J’ai beaucoup souffert de devoir jouer les scènes de maternité. Moi, je n’aurais jamais réagi comme Gilles ! Mais l’instinct et l’inconscient sont plus forts que tout. On fait tous des actes inexplicables qu’on ne lit pas sur le moment et qu’on comprend bien plus tard. Il ne faut pas donner de réponse à ça. La lâcheté de Gilles à l’hôpital et la trahison conjugale de Marion lors de la nuit de noces synthétisent toutes les autres défaillances qu’on n’a pas eu le temps de voir dans le film. François a une vision du couple assez sombre. Mais le couple n’est pas la réponse à tout. Est-ce que deux êtres qui décident de créer un couple sont supérieurs à ceux qui ne le décident pas ? Cela s’inscrit dans une société qui est en train de bouger, où le couple n’est plus un monopole ou une exclusivité mais un choix.

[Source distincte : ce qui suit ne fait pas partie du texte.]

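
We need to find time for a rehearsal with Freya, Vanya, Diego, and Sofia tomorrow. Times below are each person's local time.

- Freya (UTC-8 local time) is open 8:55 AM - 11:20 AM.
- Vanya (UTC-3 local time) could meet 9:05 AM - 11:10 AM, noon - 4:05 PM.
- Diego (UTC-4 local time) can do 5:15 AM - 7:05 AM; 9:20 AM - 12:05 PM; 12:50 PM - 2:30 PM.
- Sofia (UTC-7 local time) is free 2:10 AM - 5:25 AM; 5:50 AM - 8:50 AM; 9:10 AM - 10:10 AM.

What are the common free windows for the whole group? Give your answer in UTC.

16:55-17:10

Freya in UTC: 16:55-19:20 (add 8h to convert from UTC-8).
Vanya in UTC: 12:05-14:10, 15:00-19:05 (add 3h to convert from UTC-3).
Diego in UTC: 09:15-11:05, 13:20-16:05, 16:50-18:30 (add 4h to convert from UTC-4).
Sofia in UTC: 09:10-12:25, 12:50-15:50, 16:10-17:10 (add 7h to convert from UTC-7).
Freya ∩ Vanya: 16:55-19:05.
Freya ∩ Vanya ∩ Diego: 16:55-18:30.
Freya ∩ Vanya ∩ Diego ∩ Sofia: 16:55-17:10.
Those are the intersection windows.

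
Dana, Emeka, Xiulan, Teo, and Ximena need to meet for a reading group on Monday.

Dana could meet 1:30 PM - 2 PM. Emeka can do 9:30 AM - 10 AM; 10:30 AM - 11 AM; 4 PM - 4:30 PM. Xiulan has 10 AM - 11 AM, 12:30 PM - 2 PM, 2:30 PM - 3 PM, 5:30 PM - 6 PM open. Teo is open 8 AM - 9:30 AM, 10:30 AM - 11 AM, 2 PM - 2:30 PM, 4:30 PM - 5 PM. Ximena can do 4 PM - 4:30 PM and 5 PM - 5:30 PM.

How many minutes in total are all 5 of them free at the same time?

0

Dana ∩ Emeka: ∅.
Dana ∩ Emeka ∩ Xiulan: ∅.
Dana ∩ Emeka ∩ Xiulan ∩ Teo: ∅.
Dana ∩ Emeka ∩ Xiulan ∩ Teo ∩ Ximena: ∅.
There is no time when everyone is free.
There is no common window, so the total is 0 minutes.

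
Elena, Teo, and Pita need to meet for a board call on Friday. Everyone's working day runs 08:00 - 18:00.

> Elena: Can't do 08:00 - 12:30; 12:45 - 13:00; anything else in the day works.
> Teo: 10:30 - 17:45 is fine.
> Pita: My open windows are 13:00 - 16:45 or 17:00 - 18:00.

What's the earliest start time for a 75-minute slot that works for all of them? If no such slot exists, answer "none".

Elena free: 12:30-12:45, 13:00-18:00 (invert busy blocks within the working day).
Teo free: 10:30-17:45.
Pita free: 13:00-16:45, 17:00-18:00.
Elena ∩ Teo: 12:30-12:45, 13:00-17:45.
Elena ∩ Teo ∩ Pita: 13:00-16:45, 17:00-17:45.
The first common window of at least 75 minutes is 13:00-16:45, so the earliest start is 13:00.

13:00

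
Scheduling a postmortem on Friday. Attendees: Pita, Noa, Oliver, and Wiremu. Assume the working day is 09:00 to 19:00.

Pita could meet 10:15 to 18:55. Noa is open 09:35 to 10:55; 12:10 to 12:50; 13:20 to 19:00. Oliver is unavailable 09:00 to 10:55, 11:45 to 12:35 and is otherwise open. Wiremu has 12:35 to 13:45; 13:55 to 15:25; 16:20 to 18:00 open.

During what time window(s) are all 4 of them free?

Pita free: 10:15-18:55.
Noa free: 09:35-10:55, 12:10-12:50, 13:20-19:00.
Oliver free: 10:55-11:45, 12:35-19:00 (invert busy blocks within the working day).
Wiremu free: 12:35-13:45, 13:55-15:25, 16:20-18:00.
Pita ∩ Noa: 10:15-10:55, 12:10-12:50, 13:20-18:55.
Pita ∩ Noa ∩ Oliver: 12:35-12:50, 13:20-18:55.
Pita ∩ Noa ∩ Oliver ∩ Wiremu: 12:35-12:50, 13:20-13:45, 13:55-15:25, 16:20-18:00.
Those are the intersection windows.

12:35-12:50, 13:20-13:45, 13:55-15:25, 16:20-18:00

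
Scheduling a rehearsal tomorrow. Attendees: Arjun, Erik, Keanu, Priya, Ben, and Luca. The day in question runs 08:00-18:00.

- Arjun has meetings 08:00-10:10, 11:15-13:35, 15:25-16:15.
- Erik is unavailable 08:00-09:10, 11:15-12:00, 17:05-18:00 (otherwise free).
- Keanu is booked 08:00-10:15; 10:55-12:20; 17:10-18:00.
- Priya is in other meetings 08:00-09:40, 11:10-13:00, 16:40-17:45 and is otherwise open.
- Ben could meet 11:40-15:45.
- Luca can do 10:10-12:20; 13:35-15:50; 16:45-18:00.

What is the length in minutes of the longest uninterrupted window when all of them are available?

Arjun free: 10:10-11:15, 13:35-15:25, 16:15-18:00 (invert busy blocks within the working day).
Erik free: 09:10-11:15, 12:00-17:05 (invert busy blocks within the working day).
Keanu free: 10:15-10:55, 12:20-17:10 (invert busy blocks within the working day).
Priya free: 09:40-11:10, 13:00-16:40, 17:45-18:00 (invert busy blocks within the working day).
Ben free: 11:40-15:45.
Luca free: 10:10-12:20, 13:35-15:50, 16:45-18:00.
Arjun ∩ Erik: 10:10-11:15, 13:35-15:25, 16:15-17:05.
Arjun ∩ Erik ∩ Keanu: 10:15-10:55, 13:35-15:25, 16:15-17:05.
Arjun ∩ Erik ∩ Keanu ∩ Priya: 10:15-10:55, 13:35-15:25, 16:15-16:40.
Arjun ∩ Erik ∩ Keanu ∩ Priya ∩ Ben: 13:35-15:25.
Arjun ∩ Erik ∩ Keanu ∩ Priya ∩ Ben ∩ Luca: 13:35-15:25.
The longest is 13:35-15:25 at 110 minutes.

110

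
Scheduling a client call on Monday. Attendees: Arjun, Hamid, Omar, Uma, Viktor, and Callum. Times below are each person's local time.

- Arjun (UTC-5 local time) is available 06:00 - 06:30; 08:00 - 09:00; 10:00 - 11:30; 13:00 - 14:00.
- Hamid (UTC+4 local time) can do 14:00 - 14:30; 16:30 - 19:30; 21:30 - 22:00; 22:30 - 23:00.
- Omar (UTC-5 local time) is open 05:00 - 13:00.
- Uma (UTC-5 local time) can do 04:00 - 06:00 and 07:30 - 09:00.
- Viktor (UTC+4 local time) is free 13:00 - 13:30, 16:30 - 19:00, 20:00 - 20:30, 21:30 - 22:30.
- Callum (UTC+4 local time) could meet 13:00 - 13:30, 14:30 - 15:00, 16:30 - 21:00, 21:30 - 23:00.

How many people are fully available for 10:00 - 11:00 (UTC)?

Arjun in UTC: 11:00-11:30, 13:00-14:00, 15:00-16:30, 18:00-19:00 (add 5h to convert from UTC-5).
Hamid in UTC: 10:00-10:30, 12:30-15:30, 17:30-18:00, 18:30-19:00 (subtract 4h to convert from UTC+4).
Omar in UTC: 10:00-18:00 (add 5h to convert from UTC-5).
Uma in UTC: 09:00-11:00, 12:30-14:00 (add 5h to convert from UTC-5).
Viktor in UTC: 09:00-09:30, 12:30-15:00, 16:00-16:30, 17:30-18:30 (subtract 4h to convert from UTC+4).
Callum in UTC: 09:00-09:30, 10:30-11:00, 12:30-17:00, 17:30-19:00 (subtract 4h to convert from UTC+4).
Omar and Uma can make the full 10:00-11:00 slot — that's 2.

2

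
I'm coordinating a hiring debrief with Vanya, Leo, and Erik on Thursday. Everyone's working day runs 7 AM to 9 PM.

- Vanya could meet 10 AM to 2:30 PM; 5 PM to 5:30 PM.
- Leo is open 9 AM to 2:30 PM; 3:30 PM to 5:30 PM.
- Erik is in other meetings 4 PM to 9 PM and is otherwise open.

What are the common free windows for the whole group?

10:00-14:30

Vanya free: 10:00-14:30, 17:00-17:30.
Leo free: 09:00-14:30, 15:30-17:30.
Erik free: 07:00-16:00 (invert busy blocks within the working day).
Vanya ∩ Leo: 10:00-14:30, 17:00-17:30.
Vanya ∩ Leo ∩ Erik: 10:00-14:30.
So the common availability across everyone is 10:00-14:30.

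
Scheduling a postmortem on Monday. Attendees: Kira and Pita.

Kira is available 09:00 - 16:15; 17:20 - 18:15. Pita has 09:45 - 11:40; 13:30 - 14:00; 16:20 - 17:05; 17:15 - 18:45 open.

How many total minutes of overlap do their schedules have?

200

Kira ∩ Pita: 09:45-11:40, 13:30-14:00, 17:20-18:15.
Those are the intersection windows.
Summing the common windows: 115 + 30 + 55 = 200 minutes.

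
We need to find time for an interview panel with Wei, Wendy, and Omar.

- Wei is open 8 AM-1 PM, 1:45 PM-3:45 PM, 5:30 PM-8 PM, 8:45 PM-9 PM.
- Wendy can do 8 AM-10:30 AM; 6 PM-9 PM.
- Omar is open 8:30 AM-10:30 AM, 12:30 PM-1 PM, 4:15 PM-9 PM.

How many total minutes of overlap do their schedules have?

Wei ∩ Wendy: 08:00-10:30, 18:00-20:00, 20:45-21:00.
Wei ∩ Wendy ∩ Omar: 08:30-10:30, 18:00-20:00, 20:45-21:00.
Summing the common windows: 120 + 120 + 15 = 255 minutes.

255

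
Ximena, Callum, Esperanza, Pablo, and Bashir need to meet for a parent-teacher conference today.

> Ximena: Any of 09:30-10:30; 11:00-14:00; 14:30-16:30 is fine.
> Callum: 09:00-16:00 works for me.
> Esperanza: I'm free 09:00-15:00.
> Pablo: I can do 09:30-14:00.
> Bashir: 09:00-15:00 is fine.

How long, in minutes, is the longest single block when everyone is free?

180

Ximena ∩ Callum: 09:30-10:30, 11:00-14:00, 14:30-16:00.
Ximena ∩ Callum ∩ Esperanza: 09:30-10:30, 11:00-14:00, 14:30-15:00.
Ximena ∩ Callum ∩ Esperanza ∩ Pablo: 09:30-10:30, 11:00-14:00.
Ximena ∩ Callum ∩ Esperanza ∩ Pablo ∩ Bashir: 09:30-10:30, 11:00-14:00.
The longest is 11:00-14:00 at 180 minutes.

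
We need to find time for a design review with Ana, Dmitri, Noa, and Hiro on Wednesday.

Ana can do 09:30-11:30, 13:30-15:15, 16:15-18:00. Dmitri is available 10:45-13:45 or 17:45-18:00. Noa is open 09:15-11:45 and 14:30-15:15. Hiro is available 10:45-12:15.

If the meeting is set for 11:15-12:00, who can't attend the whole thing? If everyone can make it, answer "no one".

Ana, Noa

Ana: not fully free for 11:15-12:00. Dmitri: free for 11:15-12:00. Noa: not fully free for 11:15-12:00. Hiro: free for 11:15-12:00.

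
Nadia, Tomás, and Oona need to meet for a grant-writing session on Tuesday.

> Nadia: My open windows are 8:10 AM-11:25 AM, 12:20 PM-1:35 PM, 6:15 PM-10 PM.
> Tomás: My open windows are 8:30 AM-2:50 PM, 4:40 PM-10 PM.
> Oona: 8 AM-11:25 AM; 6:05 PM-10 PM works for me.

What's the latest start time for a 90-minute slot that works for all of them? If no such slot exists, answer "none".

Nadia ∩ Tomás: 08:30-11:25, 12:20-13:35, 18:15-22:00.
Nadia ∩ Tomás ∩ Oona: 08:30-11:25, 18:15-22:00.
Those are the intersection windows.
The last common window of at least 90 minutes is 18:15-22:00; a 90-minute meeting can start as late as 20:30 and still end by 22:00.

20:30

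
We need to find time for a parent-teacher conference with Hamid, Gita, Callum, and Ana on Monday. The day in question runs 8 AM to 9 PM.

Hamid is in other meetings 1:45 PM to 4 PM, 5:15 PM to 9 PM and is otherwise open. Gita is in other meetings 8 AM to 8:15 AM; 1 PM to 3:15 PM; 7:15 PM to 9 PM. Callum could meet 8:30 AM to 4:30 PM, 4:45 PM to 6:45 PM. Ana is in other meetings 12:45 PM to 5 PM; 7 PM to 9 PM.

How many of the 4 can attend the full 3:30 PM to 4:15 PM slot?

Hamid free: 08:00-13:45, 16:00-17:15 (invert busy blocks within the working day).
Gita free: 08:15-13:00, 15:15-19:15 (invert busy blocks within the working day).
Callum free: 08:30-16:30, 16:45-18:45.
Ana free: 08:00-12:45, 17:00-19:00 (invert busy blocks within the working day).
Gita and Callum can make the full 15:30-16:15 slot — that's 2.

2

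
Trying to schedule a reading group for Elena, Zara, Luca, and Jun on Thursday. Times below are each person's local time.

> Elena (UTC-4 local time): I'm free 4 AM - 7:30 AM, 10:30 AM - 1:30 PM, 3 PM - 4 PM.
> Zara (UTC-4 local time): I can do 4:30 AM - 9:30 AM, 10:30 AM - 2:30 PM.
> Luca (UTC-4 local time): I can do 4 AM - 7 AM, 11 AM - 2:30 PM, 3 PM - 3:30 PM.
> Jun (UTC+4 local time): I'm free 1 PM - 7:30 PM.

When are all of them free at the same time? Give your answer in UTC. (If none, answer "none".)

09:00-11:00, 15:00-15:30

Elena in UTC: 08:00-11:30, 14:30-17:30, 19:00-20:00 (add 4h to convert from UTC-4).
Zara in UTC: 08:30-13:30, 14:30-18:30 (add 4h to convert from UTC-4).
Luca in UTC: 08:00-11:00, 15:00-18:30, 19:00-19:30 (add 4h to convert from UTC-4).
Jun in UTC: 09:00-15:30 (subtract 4h to convert from UTC+4).
Elena ∩ Zara: 08:30-11:30, 14:30-17:30.
Elena ∩ Zara ∩ Luca: 08:30-11:00, 15:00-17:30.
Elena ∩ Zara ∩ Luca ∩ Jun: 09:00-11:00, 15:00-15:30.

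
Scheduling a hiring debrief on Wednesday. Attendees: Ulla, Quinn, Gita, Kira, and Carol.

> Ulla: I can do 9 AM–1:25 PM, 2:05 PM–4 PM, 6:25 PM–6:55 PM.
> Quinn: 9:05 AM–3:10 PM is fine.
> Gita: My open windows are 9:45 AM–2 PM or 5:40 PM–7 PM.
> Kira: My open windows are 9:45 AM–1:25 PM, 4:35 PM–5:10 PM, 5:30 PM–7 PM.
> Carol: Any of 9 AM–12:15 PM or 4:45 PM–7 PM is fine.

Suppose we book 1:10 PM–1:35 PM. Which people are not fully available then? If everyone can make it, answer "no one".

Carol, Kira, Ulla

Ulla: not fully free for 13:10-13:35. Quinn: free for 13:10-13:35. Gita: free for 13:10-13:35. Kira: not fully free for 13:10-13:35. Carol: not fully free for 13:10-13:35.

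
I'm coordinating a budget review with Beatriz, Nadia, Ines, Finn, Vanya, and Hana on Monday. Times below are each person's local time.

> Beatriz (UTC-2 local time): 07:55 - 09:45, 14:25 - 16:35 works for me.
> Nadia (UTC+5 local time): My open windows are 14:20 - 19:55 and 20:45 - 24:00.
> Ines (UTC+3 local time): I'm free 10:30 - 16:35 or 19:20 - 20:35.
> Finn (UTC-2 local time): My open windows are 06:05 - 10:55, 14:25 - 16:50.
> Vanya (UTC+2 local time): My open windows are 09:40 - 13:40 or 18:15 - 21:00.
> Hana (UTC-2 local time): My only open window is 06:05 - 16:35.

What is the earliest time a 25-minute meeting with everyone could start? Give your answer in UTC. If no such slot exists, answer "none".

09:55

Beatriz in UTC: 09:55-11:45, 16:25-18:35 (add 2h to convert from UTC-2).
Nadia in UTC: 09:20-14:55, 15:45-19:00 (subtract 5h to convert from UTC+5).
Ines in UTC: 07:30-13:35, 16:20-17:35 (subtract 3h to convert from UTC+3).
Finn in UTC: 08:05-12:55, 16:25-18:50 (add 2h to convert from UTC-2).
Vanya in UTC: 07:40-11:40, 16:15-19:00 (subtract 2h to convert from UTC+2).
Hana in UTC: 08:05-18:35 (add 2h to convert from UTC-2).
Beatriz ∩ Nadia: 09:55-11:45, 16:25-18:35.
Beatriz ∩ Nadia ∩ Ines: 09:55-11:45, 16:25-17:35.
Beatriz ∩ Nadia ∩ Ines ∩ Finn: 09:55-11:45, 16:25-17:35.
Beatriz ∩ Nadia ∩ Ines ∩ Finn ∩ Vanya: 09:55-11:40, 16:25-17:35.
Beatriz ∩ Nadia ∩ Ines ∩ Finn ∩ Vanya ∩ Hana: 09:55-11:40, 16:25-17:35.
Those are the intersection windows.
The first common window of at least 25 minutes is 09:55-11:40, so the earliest start is 09:55.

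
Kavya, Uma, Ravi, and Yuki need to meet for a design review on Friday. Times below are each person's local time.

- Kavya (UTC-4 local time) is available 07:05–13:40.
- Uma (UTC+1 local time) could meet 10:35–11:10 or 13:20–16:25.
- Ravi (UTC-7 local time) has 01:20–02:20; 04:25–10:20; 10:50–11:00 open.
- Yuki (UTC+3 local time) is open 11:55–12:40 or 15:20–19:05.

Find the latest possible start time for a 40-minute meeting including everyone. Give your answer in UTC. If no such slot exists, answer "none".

14:45

Kavya in UTC: 11:05-17:40 (add 4h to convert from UTC-4).
Uma in UTC: 09:35-10:10, 12:20-15:25 (subtract 1h to convert from UTC+1).
Ravi in UTC: 08:20-09:20, 11:25-17:20, 17:50-18:00 (add 7h to convert from UTC-7).
Yuki in UTC: 08:55-09:40, 12:20-16:05 (subtract 3h to convert from UTC+3).
Kavya ∩ Uma: 12:20-15:25.
Kavya ∩ Uma ∩ Ravi: 12:20-15:25.
Kavya ∩ Uma ∩ Ravi ∩ Yuki: 12:20-15:25.
Those are the intersection windows.
The last common window of at least 40 minutes is 12:20-15:25; a 40-minute meeting can start as late as 14:45 and still end by 15:25.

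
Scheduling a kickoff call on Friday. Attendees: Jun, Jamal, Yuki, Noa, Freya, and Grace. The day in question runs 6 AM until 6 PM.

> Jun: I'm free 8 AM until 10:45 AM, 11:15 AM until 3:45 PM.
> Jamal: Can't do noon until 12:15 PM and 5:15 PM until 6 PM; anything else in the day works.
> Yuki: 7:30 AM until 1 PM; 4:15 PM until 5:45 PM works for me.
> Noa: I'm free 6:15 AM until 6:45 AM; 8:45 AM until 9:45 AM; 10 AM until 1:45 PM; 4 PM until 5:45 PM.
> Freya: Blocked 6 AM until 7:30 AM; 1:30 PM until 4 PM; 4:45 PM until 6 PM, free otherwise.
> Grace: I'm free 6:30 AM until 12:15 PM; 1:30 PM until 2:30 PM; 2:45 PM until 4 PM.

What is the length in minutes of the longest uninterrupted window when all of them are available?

60

Jun free: 08:00-10:45, 11:15-15:45.
Jamal free: 06:00-12:00, 12:15-17:15 (invert busy blocks within the working day).
Yuki free: 07:30-13:00, 16:15-17:45.
Noa free: 06:15-06:45, 08:45-09:45, 10:00-13:45, 16:00-17:45.
Freya free: 07:30-13:30, 16:00-16:45 (invert busy blocks within the working day).
Grace free: 06:30-12:15, 13:30-14:30, 14:45-16:00.
Jun ∩ Jamal: 08:00-10:45, 11:15-12:00, 12:15-15:45.
Jun ∩ Jamal ∩ Yuki: 08:00-10:45, 11:15-12:00, 12:15-13:00.
Jun ∩ Jamal ∩ Yuki ∩ Noa: 08:45-09:45, 10:00-10:45, 11:15-12:00, 12:15-13:00.
Jun ∩ Jamal ∩ Yuki ∩ Noa ∩ Freya: 08:45-09:45, 10:00-10:45, 11:15-12:00, 12:15-13:00.
Jun ∩ Jamal ∩ Yuki ∩ Noa ∩ Freya ∩ Grace: 08:45-09:45, 10:00-10:45, 11:15-12:00.
The longest is 08:45-09:45 at 60 minutes.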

Avez-vous l’impression que ce film va modifier le regard du public sur vous, définitivement faire oublier votre image de jeune premier ?
Mon image de jeune premier a heureusement beaucoup bougé ces dernières années. LES CHOUANSc’était il y a quinze ans ! C’est aujourd’hui une image obsolète. J’ai beaucoup joué au théâtre des dix dernières années. François y est venu me voir. Cela lui a peut-être permis de voir des choses plus complexes, ambiguës et contradictoires que j’ai profondément en moi et que certains n’ont pas fait l’effort de voir. Il a également osé parier sur moi. Je lui en serai reconnaissant à vie. Il m’a redonné l’envie de faire vraiment du cinéma.